Thanks, David. I was trying to do Kafka pub/sub on a local, closed
network. In my case, I observed microsecond-latency with bare-bone
sockets, and I would like to know how to configure Kafka to achieve
similar result; if it turned out to be infeasible, what might be the
cause of the additional latency?
Thanks,
Chao
On 08/07/2017 12:10 PM, David Garcia wrote:
You are not going to get that kind of latency (i.e. less than 100 microseconds).
In my experience, consumer->producer latency averages around: 20 milliseconds
(cluster is in AWS with enhanced networking).
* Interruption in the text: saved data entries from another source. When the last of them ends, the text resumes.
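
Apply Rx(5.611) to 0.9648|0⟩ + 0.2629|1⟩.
(-0.9108 - 0.0867i)|0⟩ + (-0.2482 - 0.3182i)|1⟩

Rx(5.611) = [[cos(θ/2), −i·sin(θ/2)], [−i·sin(θ/2), cos(θ/2)]]; θ = 5.611, cos(θ/2) ≈ -0.944051, sin(θ/2) ≈ 0.329801.
With a = amp(|0⟩) = 0.9648 and b = amp(|1⟩) = 0.2629:
new amp(|0⟩) = (-0.944051)·a + (-0.329801i)·b = (-0.9108 - 0.0867i)
new amp(|1⟩) = (-0.329801i)·a + (-0.944051)·b = (-0.2482 - 0.3182i)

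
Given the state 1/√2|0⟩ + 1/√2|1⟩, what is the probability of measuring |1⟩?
1/2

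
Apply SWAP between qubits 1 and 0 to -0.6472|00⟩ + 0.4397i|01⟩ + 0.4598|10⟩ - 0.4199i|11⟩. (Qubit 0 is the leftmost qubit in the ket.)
-0.6472|00⟩ + 0.4598|01⟩ + 0.4397i|10⟩ - 0.4199i|11⟩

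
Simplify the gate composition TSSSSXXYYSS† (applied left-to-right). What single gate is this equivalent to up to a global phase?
T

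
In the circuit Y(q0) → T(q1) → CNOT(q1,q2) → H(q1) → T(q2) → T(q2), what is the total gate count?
6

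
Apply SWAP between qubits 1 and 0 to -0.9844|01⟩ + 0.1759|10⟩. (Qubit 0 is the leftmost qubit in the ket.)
0.1759|01⟩ - 0.9844|10⟩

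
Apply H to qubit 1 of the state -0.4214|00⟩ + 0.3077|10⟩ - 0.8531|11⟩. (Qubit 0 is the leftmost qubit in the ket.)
-0.298|00⟩ - 0.298|01⟩ - 0.3857|10⟩ + 0.8208|11⟩

H on qubit 1 mixes each pair of kets that differ only in qubit 1: amplitudes (a, b) of (|…0…⟩, |…1…⟩) become ((a + b)/√2, (a − b)/√2). Kets absent from the input have amplitude 0.
(|00⟩, |01⟩): (a, b) = (-0.4214, 0) → (-0.298, -0.298)
(|10⟩, |11⟩): (a, b) = (0.3077, -0.8531) → (-0.3857, 0.8208)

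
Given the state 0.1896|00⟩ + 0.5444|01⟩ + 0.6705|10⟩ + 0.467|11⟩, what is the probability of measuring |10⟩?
0.4496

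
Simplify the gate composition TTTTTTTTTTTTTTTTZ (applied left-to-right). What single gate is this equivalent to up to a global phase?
Z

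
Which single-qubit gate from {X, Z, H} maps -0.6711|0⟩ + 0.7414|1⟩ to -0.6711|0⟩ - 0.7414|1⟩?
Z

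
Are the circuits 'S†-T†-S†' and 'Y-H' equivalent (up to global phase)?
No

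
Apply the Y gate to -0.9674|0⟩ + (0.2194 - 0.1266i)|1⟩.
(-0.1266 - 0.2194i)|0⟩ - 0.9674i|1⟩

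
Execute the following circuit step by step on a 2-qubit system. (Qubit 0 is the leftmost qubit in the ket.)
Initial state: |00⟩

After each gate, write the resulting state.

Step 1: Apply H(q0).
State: 1/√2|00⟩ + 1/√2|10⟩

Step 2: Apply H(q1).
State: 1/2|00⟩ + 1/2|01⟩ + 1/2|10⟩ + 1/2|11⟩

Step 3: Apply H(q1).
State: 1/√2|00⟩ + 1/√2|10⟩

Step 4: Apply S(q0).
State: 1/√2|00⟩ + (1/√2)i|10⟩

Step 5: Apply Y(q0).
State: 1/√2|00⟩ + (1/√2)i|10⟩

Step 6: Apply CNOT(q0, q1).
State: 1/√2|00⟩ + (1/√2)i|11⟩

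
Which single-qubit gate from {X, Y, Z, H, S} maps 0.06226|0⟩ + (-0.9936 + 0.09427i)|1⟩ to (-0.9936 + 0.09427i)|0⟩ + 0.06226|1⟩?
X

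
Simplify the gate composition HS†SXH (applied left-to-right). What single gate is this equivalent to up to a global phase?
Z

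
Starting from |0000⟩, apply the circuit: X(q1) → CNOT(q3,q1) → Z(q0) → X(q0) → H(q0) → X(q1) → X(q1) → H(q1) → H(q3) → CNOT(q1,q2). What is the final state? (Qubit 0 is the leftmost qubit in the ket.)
1/√8|0000⟩ + 1/√8|0001⟩ - 1/√8|0110⟩ - 1/√8|0111⟩ - 1/√8|1000⟩ - 1/√8|1001⟩ + 1/√8|1110⟩ + 1/√8|1111⟩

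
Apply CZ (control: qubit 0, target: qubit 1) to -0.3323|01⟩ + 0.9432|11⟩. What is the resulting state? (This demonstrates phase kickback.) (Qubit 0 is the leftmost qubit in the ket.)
-0.3323|01⟩ - 0.9432|11⟩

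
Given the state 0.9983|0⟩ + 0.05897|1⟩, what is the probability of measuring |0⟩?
0.9966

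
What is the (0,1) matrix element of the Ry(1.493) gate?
-0.6791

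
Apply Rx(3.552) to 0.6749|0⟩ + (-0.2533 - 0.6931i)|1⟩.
(-0.8161 + 0.248i)|0⟩ + (0.05161 - 0.5195i)|1⟩

Rx(3.552) = [[cos(θ/2), −i·sin(θ/2)], [−i·sin(θ/2), cos(θ/2)]]; θ = 3.552, cos(θ/2) ≈ -0.203767, sin(θ/2) ≈ 0.97902.
With a = amp(|0⟩) = 0.6749 and b = amp(|1⟩) = (-0.2533 - 0.6931i):
new amp(|0⟩) = (-0.203767)·a + (-0.97902i)·b = (-0.8161 + 0.248i)
new amp(|1⟩) = (-0.97902i)·a + (-0.203767)·b = (0.05161 - 0.5195i)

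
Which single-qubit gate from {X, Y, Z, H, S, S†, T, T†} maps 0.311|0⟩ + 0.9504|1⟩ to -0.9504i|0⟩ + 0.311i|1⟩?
Y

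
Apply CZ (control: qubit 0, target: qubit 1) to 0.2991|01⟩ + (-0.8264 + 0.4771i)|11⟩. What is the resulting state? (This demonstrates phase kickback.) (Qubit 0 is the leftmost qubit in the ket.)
0.2991|01⟩ + (0.8264 - 0.4771i)|11⟩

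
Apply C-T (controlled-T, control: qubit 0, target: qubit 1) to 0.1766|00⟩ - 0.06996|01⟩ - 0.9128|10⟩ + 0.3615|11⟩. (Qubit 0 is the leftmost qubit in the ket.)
0.1766|00⟩ - 0.06996|01⟩ - 0.9128|10⟩ + (0.2556 + 0.2556i)|11⟩

C-T leaves the control-|0⟩ kets |00⟩, |01⟩ unchanged and applies T to qubit 1 on the control-|1⟩ pair (|10⟩, |11⟩).
T = [[1, 0], [0, (1/√2 + (1/√2)i)]].
With a = amp(|10⟩) = -0.9128 and b = amp(|11⟩) = 0.3615:
new amp(|10⟩) = (1)·a = -0.9128
new amp(|11⟩) = (1/√2 + (1/√2)i)·b = (0.2556 + 0.2556i)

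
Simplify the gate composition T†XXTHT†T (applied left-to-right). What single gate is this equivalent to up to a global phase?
H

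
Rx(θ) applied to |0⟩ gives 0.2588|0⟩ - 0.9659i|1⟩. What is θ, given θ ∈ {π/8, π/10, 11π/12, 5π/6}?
5π/6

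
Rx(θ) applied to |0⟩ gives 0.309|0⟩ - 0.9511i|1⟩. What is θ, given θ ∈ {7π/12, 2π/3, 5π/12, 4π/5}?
4π/5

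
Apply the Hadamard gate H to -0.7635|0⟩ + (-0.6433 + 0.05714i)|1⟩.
(-0.9948 + 0.0404i)|0⟩ + (-0.08499 - 0.0404i)|1⟩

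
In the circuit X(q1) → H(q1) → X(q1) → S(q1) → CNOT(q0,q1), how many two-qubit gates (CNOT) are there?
1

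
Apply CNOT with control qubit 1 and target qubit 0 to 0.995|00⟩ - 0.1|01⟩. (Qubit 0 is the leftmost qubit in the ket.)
0.995|00⟩ - 0.1|11⟩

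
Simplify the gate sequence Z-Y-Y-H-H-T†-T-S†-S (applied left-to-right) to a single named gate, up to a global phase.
Z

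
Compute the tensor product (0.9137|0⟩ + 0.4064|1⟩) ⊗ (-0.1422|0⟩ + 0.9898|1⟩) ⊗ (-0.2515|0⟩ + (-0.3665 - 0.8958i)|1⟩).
0.03268|000⟩ + (0.04762 + 0.1164i)|001⟩ - 0.2275|010⟩ + (-0.3315 - 0.8101i)|011⟩ + 0.01453|100⟩ + (0.02118 + 0.05177i)|101⟩ - 0.1012|110⟩ + (-0.1474 - 0.3603i)|111⟩

amp(|b₁b₂…⟩) = product of the factor amplitudes for bits b₁, b₂, …; only kets whose every factor amplitude is nonzero survive.
|000⟩: (0.9137)(-0.1422)(-0.2515) = 0.03268
|001⟩: (0.9137)(-0.1422)(-0.3665 - 0.8958i) = (0.04762 + 0.1164i)
|010⟩: (0.9137)(0.9898)(-0.2515) = -0.2275
|011⟩: (0.9137)(0.9898)(-0.3665 - 0.8958i) = (-0.3315 - 0.8101i)
|100⟩: (0.4064)(-0.1422)(-0.2515) = 0.01453
|101⟩: (0.4064)(-0.1422)(-0.3665 - 0.8958i) = (0.02118 + 0.05177i)
|110⟩: (0.4064)(0.9898)(-0.2515) = -0.1012
|111⟩: (0.4064)(0.9898)(-0.3665 - 0.8958i) = (-0.1474 - 0.3603i)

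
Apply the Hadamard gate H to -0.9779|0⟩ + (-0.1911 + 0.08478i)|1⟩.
(-0.8266 + 0.05995i)|0⟩ + (-0.5564 - 0.05995i)|1⟩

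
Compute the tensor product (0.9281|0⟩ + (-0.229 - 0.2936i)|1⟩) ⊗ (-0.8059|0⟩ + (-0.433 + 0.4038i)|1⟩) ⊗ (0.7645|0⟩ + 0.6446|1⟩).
-0.5718|000⟩ - 0.4821|001⟩ + (-0.3072 + 0.2865i)|010⟩ + (-0.259 + 0.2416i)|011⟩ + (0.1411 + 0.1809i)|100⟩ + (0.119 + 0.1525i)|101⟩ + (0.1664 + 0.0265i)|110⟩ + (0.1403 + 0.02234i)|111⟩

amp(|b₁b₂…⟩) = product of the factor amplitudes for bits b₁, b₂, …; only kets whose every factor amplitude is nonzero survive.
|000⟩: (0.9281)(-0.8059)(0.7645) = -0.5718
|001⟩: (0.9281)(-0.8059)(0.6446) = -0.4821
|010⟩: (0.9281)(-0.433 + 0.4038i)(0.7645) = (-0.3072 + 0.2865i)
|011⟩: (0.9281)(-0.433 + 0.4038i)(0.6446) = (-0.259 + 0.2416i)
|100⟩: (-0.229 - 0.2936i)(-0.8059)(0.7645) = (0.1411 + 0.1809i)
|101⟩: (-0.229 - 0.2936i)(-0.8059)(0.6446) = (0.119 + 0.1525i)
|110⟩: (-0.229 - 0.2936i)(-0.433 + 0.4038i)(0.7645) = (0.1664 + 0.0265i)
|111⟩: (-0.229 - 0.2936i)(-0.433 + 0.4038i)(0.6446) = (0.1403 + 0.02234i)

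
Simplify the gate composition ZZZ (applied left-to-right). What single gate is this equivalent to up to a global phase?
Z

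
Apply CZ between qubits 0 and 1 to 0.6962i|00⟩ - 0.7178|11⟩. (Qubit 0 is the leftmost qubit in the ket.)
0.6962i|00⟩ + 0.7178|11⟩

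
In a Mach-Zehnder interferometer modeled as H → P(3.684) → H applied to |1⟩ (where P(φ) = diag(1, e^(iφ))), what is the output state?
(0.9282 + 0.2581i)|0⟩ + (0.07177 - 0.2581i)|1⟩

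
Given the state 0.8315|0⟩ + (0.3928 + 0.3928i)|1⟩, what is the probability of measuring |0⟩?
0.6914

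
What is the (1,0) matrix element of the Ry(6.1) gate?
0.09146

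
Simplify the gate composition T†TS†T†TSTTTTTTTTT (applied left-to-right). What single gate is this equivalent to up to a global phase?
T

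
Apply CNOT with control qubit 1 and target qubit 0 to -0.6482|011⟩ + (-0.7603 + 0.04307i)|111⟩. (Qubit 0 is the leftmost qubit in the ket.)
(-0.7603 + 0.04307i)|011⟩ - 0.6482|111⟩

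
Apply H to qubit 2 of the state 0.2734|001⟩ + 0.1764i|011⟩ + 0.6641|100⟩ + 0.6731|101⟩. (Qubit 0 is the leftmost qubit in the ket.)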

On 8/3/17, 2:32 PM, "Chao Wang" <chaow...@wustl.edu> wrote:
Hi,
I observed that it took 2-6 milliseconds for a topic to be received by a
Kafka consumer from a Kafka producer, and I wonder what I might be
missing or I was wrong in configuring Kafka for low latency (targeting
at < 100 microseconds). I did the following:
1. On the broker, I tried to prevent frequent flush of data to disk
(log.flush.interval.messages=100000)
2. On the producer, I tried to reduce the delay by setting batch.size=0,
linger.ms=0, acks =0, and I invoked flush() right after send()
3. On the consumer, I set poll(0) (i.e., fetch every data once its
available?)
I got similar observation (millisecond latency) in varying value size
from 1 to 512B, and also similar results when either colocating
producer/consumer or putting them on separate PCs (connecting by a
switch). As a verification, I implemented simple C/C++ sockets for
transmission and observed latencies no more than 100 microseconds.